Wednesday, April 22, 2009

Complications of being a Full-Time Student and Full-Time Legal Assistant

Non-traditional college students are faced with many challenges that other "traditional" college students do not even comprehend. Not necessarily in order of importance, here are a few off the top of my head:

1. Very few scholarships are available for part-time students; most non-traditional students who must work to put food on the table do not have enough time in their already busy and complicated schedules to attend a full-time academic program.

2. Even if you can get a scholarship as a part-time student or if you do attend college full-time, if you work full-time, and even worse, if you hold a good paying job, your chances of getting a scholarship go out the window if you make more than $15,000 a year, which most non-traditional, adult, working students do. Unfortunately, the fact we often have mortgages or high rent payments, car payments, insurance premiums to pay, hungry tummies to feed, which all leave us pennyless and poor, most college financial aid offices look at us as though we must be nuts for asking for any money!

3. When the heck do we have time to get the homework/studying done!? As if working 40+ hours a week and attending classes was hard enough, I spend an average of 8 to 10 hours every week studying. Time management is key. I also try to find ways to study whenever I find myself with a few minutes to spare. In fact, this semester I am taking a class on real estate law which requires a lot of reading from a very thick textbook. My intention is to take the book to Staples or Office Max, have them unbind the book, scan it into an electronic format which can be read in Adobe/Acrobat so that I can sneak some reading in on my smartphone while on the go.
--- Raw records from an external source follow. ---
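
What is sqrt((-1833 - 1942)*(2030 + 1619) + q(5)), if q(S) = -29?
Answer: 6*I*sqrt(382639) ≈ 3711.5*I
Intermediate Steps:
sqrt((-1833 - 1942)*(2030 + 1619) + q(5)) = sqrt((-1833 - 1942)*(2030 + 1619) - 29) = sqrt(-3775*3649 - 29) = sqrt(-13774975 - 29) = sqrt(-13775004) = 6*I*sqrt(382639)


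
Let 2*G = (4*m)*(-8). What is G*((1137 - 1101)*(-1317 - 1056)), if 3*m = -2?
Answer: -911232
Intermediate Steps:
m = -⅔ (m = (⅓)*(-2) = -⅔ ≈ -0.66667)
G = 32/3 (G = ((4*(-⅔))*(-8))/2 = (-8/3*(-8))/2 = (½)*(64/3) = 32/3 ≈ 10.667)
G*((1137 - 1101)*(-1317 - 1056)) = 32*((1137 - 1101)*(-1317 - 1056))/3 = 32*(36*(-2373))/3 = (32/3)*(-85428) = -911232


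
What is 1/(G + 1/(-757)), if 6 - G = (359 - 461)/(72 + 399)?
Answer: 118849/738675 ≈ 0.16089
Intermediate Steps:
G = 976/157 (G = 6 - (359 - 461)/(72 + 399) = 6 - (-102)/471 = 6 - 1*(-34/157) = 6 + 34/157 = 976/157 ≈ 6.2166)
1/(G + 1/(-757)) = 1/(976/157 + 1/(-757)) = 1/(976/157 - 1/757) = 1/(738675/118849) = 118849/738675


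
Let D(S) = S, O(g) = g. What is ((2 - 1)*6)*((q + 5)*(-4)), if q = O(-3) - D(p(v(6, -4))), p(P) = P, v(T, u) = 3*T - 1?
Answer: 360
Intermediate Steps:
v(T, u) = -1 + 3*T
q = -20 (q = -3 - (-1 + 3*6) = -3 - (-1 + 18) = -3 - 1*17 = -3 - 17 = -20)
((2 - 1)*6)*((q + 5)*(-4)) = ((2 - 1)*6)*((-20 + 5)*(-4)) = (1*6)*(-15*(-4)) = 6*60 = 360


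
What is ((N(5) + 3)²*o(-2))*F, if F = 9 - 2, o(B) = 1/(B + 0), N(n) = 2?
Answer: -175/2 ≈ -87.500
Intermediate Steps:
o(B) = 1/B
F = 7
((N(5) + 3)²*o(-2))*F = ((2 + 3)²/(-2))*7 = (5²*(-½))*7 = (25*(-½))*7 = -25/2*7 = -175/2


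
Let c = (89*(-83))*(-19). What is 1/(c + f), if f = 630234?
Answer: 1/770587 ≈ 1.2977e-6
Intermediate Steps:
c = 140353 (c = -7387*(-19) = 140353)
1/(c + f) = 1/(140353 + 630234) = 1/770587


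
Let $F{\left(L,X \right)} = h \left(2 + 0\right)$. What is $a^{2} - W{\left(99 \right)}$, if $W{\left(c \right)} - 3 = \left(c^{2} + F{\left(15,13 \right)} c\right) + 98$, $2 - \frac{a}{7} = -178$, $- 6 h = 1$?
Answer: $1577731$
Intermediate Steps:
$h = - \frac{1}{6}$ ($h = \left(- \frac{1}{6}\right) 1 = - \frac{1}{6} \approx -0.16667$)
$F{\left(L,X \right)} = - \frac{1}{3}$ ($F{\left(L,X \right)} = - \frac{2 + 0}{6} = \left(- \frac{1}{6}\right) 2 = - \frac{1}{3}$)
$a = 1260$ ($a = 14 - -1246 = 14 + 1246 = 1260$)
$W{\left(c \right)} = 101 + c^{2} - \frac{c}{3}$ ($W{\left(c \right)} = 3 + \left(\left(c^{2} - \frac{c}{3}\right) + 98\right) = 3 + \left(98 + c^{2} - \frac{c}{3}\right) = 101 + c^{2} - \frac{c}{3}$)
$a^{2} - W{\left(99 \right)} = 1260^{2} - \left(101 + 99^{2} - 33\right) = 1587600 - \left(101 + 9801 - 33\right) = 1587600 - 9869 = 1577731$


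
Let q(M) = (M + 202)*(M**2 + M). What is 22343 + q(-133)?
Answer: 1233707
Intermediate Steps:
q(M) = (202 + M)*(M + M**2)
22343 + q(-133) = 22343 - 133*(202 + (-133)**2 + 203*(-133)) = 22343 - 133*(202 + 17689 - 26999) = 22343 - 133*(-9108) = 22343 + 1211364 = 1233707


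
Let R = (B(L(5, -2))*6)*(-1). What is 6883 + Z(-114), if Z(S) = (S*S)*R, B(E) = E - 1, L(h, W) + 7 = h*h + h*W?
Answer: -538949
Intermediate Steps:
L(h, W) = -7 + h**2 + W*h (L(h, W) = -7 + (h*h + h*W) = -7 + (h**2 + W*h) = -7 + h**2 + W*h)
B(E) = -1 + E
R = -42 (R = ((-1 + (-7 + 5**2 - 2*5))*6)*(-1) = ((-1 + (-7 + 25 - 10))*6)*(-1) = ((-1 + 8)*6)*(-1) = (7*6)*(-1) = 42*(-1) = -42)
Z(S) = -42*S**2 (Z(S) = (S*S)*(-42) = S**2*(-42) = -42*S**2)
6883 + Z(-114) = 6883 - 42*(-114)**2 = 6883 - 42*12996 = 6883 - 545832 = -538949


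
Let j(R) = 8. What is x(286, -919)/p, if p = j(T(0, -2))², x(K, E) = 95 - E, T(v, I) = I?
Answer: 507/32 ≈ 15.844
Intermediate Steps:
p = 64 (p = 8² = 64)
x(286, -919)/p = (95 - 1*(-919))/64 = (95 + 919)*(1/64) = 1014*(1/64) = 507/32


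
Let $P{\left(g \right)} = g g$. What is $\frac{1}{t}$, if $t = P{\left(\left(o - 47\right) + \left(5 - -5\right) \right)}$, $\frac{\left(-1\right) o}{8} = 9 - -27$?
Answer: $\frac{1}{105625} \approx 9.4675 \cdot 10^{-6}$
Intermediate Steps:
$o = -288$ ($o = - 8 \left(9 - -27\right) = - 8 \left(9 + 27\right) = \left(-8\right) 36 = -288$)
$P{\left(g \right)} = g^{2}$
$t = 105625$ ($t = \left(\left(-288 - 47\right) + \left(5 - -5\right)\right)^{2} = \left(-335 + \left(5 + 5\right)\right)^{2} = \left(-335 + 10\right)^{2} = \left(-325\right)^{2} = 105625$)
$\frac{1}{t} = \frac{1}{105625}$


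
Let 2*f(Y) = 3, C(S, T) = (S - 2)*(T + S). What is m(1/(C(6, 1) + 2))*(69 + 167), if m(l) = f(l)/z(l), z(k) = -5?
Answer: -354/5 ≈ -70.800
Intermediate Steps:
C(S, T) = (-2 + S)*(S + T)
f(Y) = 3/2 (f(Y) = (½)*3 = 3/2)
m(l) = -3/10 (m(l) = (3/2)/(-5) = (3/2)*(-⅕) = -3/10)
m(1/(C(6, 1) + 2))*(69 + 167) = -3*(69 + 167)/10 = -3/10*236 = -354/5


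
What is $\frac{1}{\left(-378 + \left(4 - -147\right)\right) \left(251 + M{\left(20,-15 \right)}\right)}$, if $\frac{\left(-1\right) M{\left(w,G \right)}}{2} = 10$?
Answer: $- \frac{1}{52437} \approx -1.9071 \cdot 10^{-5}$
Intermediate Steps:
$M{\left(w,G \right)} = -20$ ($M{\left(w,G \right)} = \left(-2\right) 10 = -20$)
$\frac{1}{\left(-378 + \left(4 - -147\right)\right) \left(251 + M{\left(20,-15 \right)}\right)} = \frac{1}{\left(-378 + \left(4 - -147\right)\right) \left(251 - 20\right)} = \frac{1}{\left(-378 + \left(4 + 147\right)\right) 231} = \frac{1}{\left(-378 + 151\right) 231} = \frac{1}{\left(-227\right) 231} = \frac{1}{-52437} = - \frac{1}{52437}$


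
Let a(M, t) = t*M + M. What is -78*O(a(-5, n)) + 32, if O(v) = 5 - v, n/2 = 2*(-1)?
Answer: 812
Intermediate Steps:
n = -4 (n = 2*(2*(-1)) = 2*(-2) = -4)
a(M, t) = M + M*t (a(M, t) = M*t + M = M + M*t)
-78*O(a(-5, n)) + 32 = -78*(5 - (-5)*(1 - 4)) + 32 = -78*(5 - (-5)*(-3)) + 32 = -78*(5 - 1*15) + 32 = -78*(5 - 15) + 32 = -78*(-10) + 32 = -39*(-20) + 32 = 780 + 32 = 812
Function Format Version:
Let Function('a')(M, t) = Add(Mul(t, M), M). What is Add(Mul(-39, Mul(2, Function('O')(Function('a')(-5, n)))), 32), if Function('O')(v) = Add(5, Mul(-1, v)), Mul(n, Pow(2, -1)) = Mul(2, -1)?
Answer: 812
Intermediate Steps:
n = -4 (n = Mul(2, Mul(2, -1)) = Mul(2, -2) = -4)
Function('a')(M, t) = Add(M, Mul(M, t)) (Function('a')(M, t) = Add(Mul(M, t), M) = Add(M, Mul(M, t)))
Add(Mul(-39, Mul(2, Function('O')(Function('a')(-5, n)))), 32) = Add(Mul(-39, Mul(2, Add(5, Mul(-1, Mul(-5, Add(1, -4)))))), 32) = Add(Mul(-39, Mul(2, Add(5, Mul(-1, Mul(-5, -3))))), 32) = Add(Mul(-39, Mul(2, Add(5, Mul(-1, 15)))), 32) = Add(Mul(-39, Mul(2, Add(5, -15))), 32) = Add(Mul(-39, Mul(2, -10)), 32) = Add(Mul(-39, -20), 32) = Add(780, 32) = 812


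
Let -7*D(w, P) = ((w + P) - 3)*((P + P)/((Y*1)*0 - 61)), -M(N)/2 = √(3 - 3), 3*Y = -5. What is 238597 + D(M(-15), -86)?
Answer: 101896227/427 ≈ 2.3863e+5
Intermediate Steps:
Y = -5/3 (Y = (⅓)*(-5) = -5/3 ≈ -1.6667)
M(N) = 0 (M(N) = -2*√(3 - 3) = -2*√0 = -2*0 = 0)
D(w, P) = 2*P*(-3 + P + w)/427 (D(w, P) = -((w + P) - 3)*(P + P)/(-5/3*1*0 - 61)/7 = -((P + w) - 3)*(2*P)/(-5/3*0 - 61)/7 = -(-3 + P + w)*(2*P)/(0 - 61)/7 = -(-3 + P + w)*(2*P)/(-61)/7 = -(-3 + P + w)*(2*P)*(-1/61)/7 = -(-3 + P + w)*(-2*P/61)/7 = -(-2)*P*(-3 + P + w)/427 = 2*P*(-3 + P + w)/427)
238597 + D(M(-15), -86) = 238597 + (2/427)*(-86)*(-3 - 86 + 0) = 238597 + (2/427)*(-86)*(-89) = 238597 + 15308/427 = 101896227/427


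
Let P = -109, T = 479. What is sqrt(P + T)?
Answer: sqrt(370) ≈ 19.235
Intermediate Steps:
sqrt(P + T) = sqrt(-109 + 479) = sqrt(370)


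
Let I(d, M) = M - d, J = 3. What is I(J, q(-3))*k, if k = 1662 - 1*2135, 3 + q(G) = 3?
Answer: 1419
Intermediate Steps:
q(G) = 0 (q(G) = -3 + 3 = 0)
k = -473 (k = 1662 - 2135 = -473)
I(J, q(-3))*k = (0 - 1*3)*(-473) = (0 - 3)*(-473) = -3*(-473) = 1419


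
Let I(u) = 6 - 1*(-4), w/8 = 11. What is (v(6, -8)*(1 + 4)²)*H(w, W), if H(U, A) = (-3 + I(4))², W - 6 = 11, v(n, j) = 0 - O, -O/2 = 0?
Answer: 0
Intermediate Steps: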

4. It is getting harder and harder to refrain from strangling these snot-nosed clueless 18 and 19 year old kids every time they claim they are just too busy to complete assignments (especially when working on group projects). Just the other day I heard a young lady say she had to drop a class because she has way-overextended herself. Hopeful I had found someone I could relate to, I chimed in and said, "yeah, I know what ya mean!" She then added that she feels so much better now only taking 2 classes. I asked what else she does when she's not at school (assuming she would say she has a job or volunteers). She said mostly sleeping and hanging out with friends!!!